The person responsible for managing litigation against defendant averred that defendant did not receive notice of this action until after she left for bereavement leave. It is undisputed that, upon her return, she promptly took action in response. Although defendant's time to appear had already expired prior to the bereavement leave, an affidavit denying receipt of papers is sufficient to demonstrate a lack of actual notice in time to defend sufficient to implicate CPLR 317 (see Price v Boston Rd. Dev. Corp., 56 AD3d 336, 336 [1st Dept 2008]), under which relief from a default may be granted even absent a reasonable excuse (see Eugene Di Lorenzo, Inc. v A. C. Dutton Lbr. Co., 67 NY2d 138, 141-142 [1986]).

Defendant also demonstrated a meritorious defense via submission of agreements demonstrating a clear and unambiguous intention to arbitrate the subject dispute (see generally Matter of Waldron [Goddess], 61 NY2d 181, 183-184 [1984]; Cooper, 21 AD3d at 758-759).

Although, in general, "[i]n order to demonstrate a meritorious defense, a party must submit an affidavit from an individual with knowledge of the facts" (Peacock v Kalikow, 239 AD2d 188, 190 [1st Dept 1997]; see Xiaoyong Zhang, 195 AD3d at 435), the absence of such an affidavit is not dispositive where, as here, the defense is self-evident on the face of conclusive documentary evidence. Such documentary evidence may properly be submitted via attorney affirmation (see Zuckerman v City of New York, 49 NY2d 557, 563 [1980]). Plaintiff waived any challenge to the authenticity or admissibility of these agreements by failing to raise it before the motion court.

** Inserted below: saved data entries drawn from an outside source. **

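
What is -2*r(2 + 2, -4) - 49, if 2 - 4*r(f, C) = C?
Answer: -52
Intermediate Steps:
r(f, C) = 1/2 - C/4
-2*r(2 + 2, -4) - 49 = -2*(1/2 - 1/4*(-4)) - 49 = -2*(1/2 + 1) - 49 = -2*3/2 - 49 = -3 - 49 = -52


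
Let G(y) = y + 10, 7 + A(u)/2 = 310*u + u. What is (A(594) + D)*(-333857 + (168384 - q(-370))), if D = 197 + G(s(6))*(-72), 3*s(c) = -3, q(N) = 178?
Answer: -61125715953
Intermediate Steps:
A(u) = -14 + 622*u (A(u) = -14 + 2*(310*u + u) = -14 + 2*(311*u) = -14 + 622*u)
s(c) = -1 (s(c) = (⅓)*(-3) = -1)
G(y) = 10 + y
D = -451 (D = 197 + (10 - 1)*(-72) = 197 + 9*(-72) = 197 - 648 = -451)
(A(594) + D)*(-333857 + (168384 - q(-370))) = ((-14 + 622*594) - 451)*(-333857 + (168384 - 1*178)) = ((-14 + 369468) - 451)*(-333857 + (168384 - 178)) = (369454 - 451)*(-333857 + 168206) = 369003*(-165651) = -61125715953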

It does not matter that some of the relevant agreements were not counter-signed by defendant, as they were undisputedly signed by plaintiff, the party against whom they are sought to be enforced (cf. God's Battalion of Prayer Pentecostal Church, Inc. v Miele Assoc., LLP, 6 NY3d 371, 374 [2006] [arbitration agreement need not be signed "so long as there is other proof that the parties actually agreed on it"]). Moreover, insofar as plaintiff also relies on these agreements as the basis for his claims, he cannot pick and choose which provisions bind him (see id. at 374; Arrowhead Golf Club, LLC v Bryan Cave, LLP, 59 AD3d 347, 347 [1st Dept 2009]).

The fact that some of the relevant agreements contemplate that arbitration will be completed under the auspices of different [*2]arbitral organizations does not render them ambiguous or unenforceable. While this might result in greater inconvenience or expense insofar as plaintiff may be required to adjudicate his claims in more than one forum, plaintiff expressly agreed to this structure and this is not a sufficient basis to vacate his agreement (see Atlantic Container Line AB v Volvo Car Corp., 2014 US Dist LEXIS 139448, *19-20, 2014 WL 4730152, *7 [SD NY, Sept. 22, 2014, No. 14-cv-1811 (CM)]; Greater N.Y. Auto. Dealers Assn. v Environmental Sys. Testing, Inc., 211 FRD 71, 85 [ED NY 2002]). This is not a case, like the one on which plaintiff relies, in which nonarbitrable claims were "inextricably intertwined" with arbitrable ones (ALP, Inc. v Moskowitz, 204 AD3d 454, 456 [1st Dept 2022]).

We do not reach plaintiff's contention that defendant's motion to dismiss should have been denied as untimely, which was raised for the first time on appeal. If reached, we would find that defendants' motion to dismiss was properly considered even though untimely, for the same reasons detailed above (see generally Kelly v City of New York, 221 AD3d 534, 534 [1st Dept 2023]).

THIS CONSTITUTES THE DECISION AND ORDER OF THE SUPREME COURT, APPELLATE DIVISION, FIRST DEPARTMENT.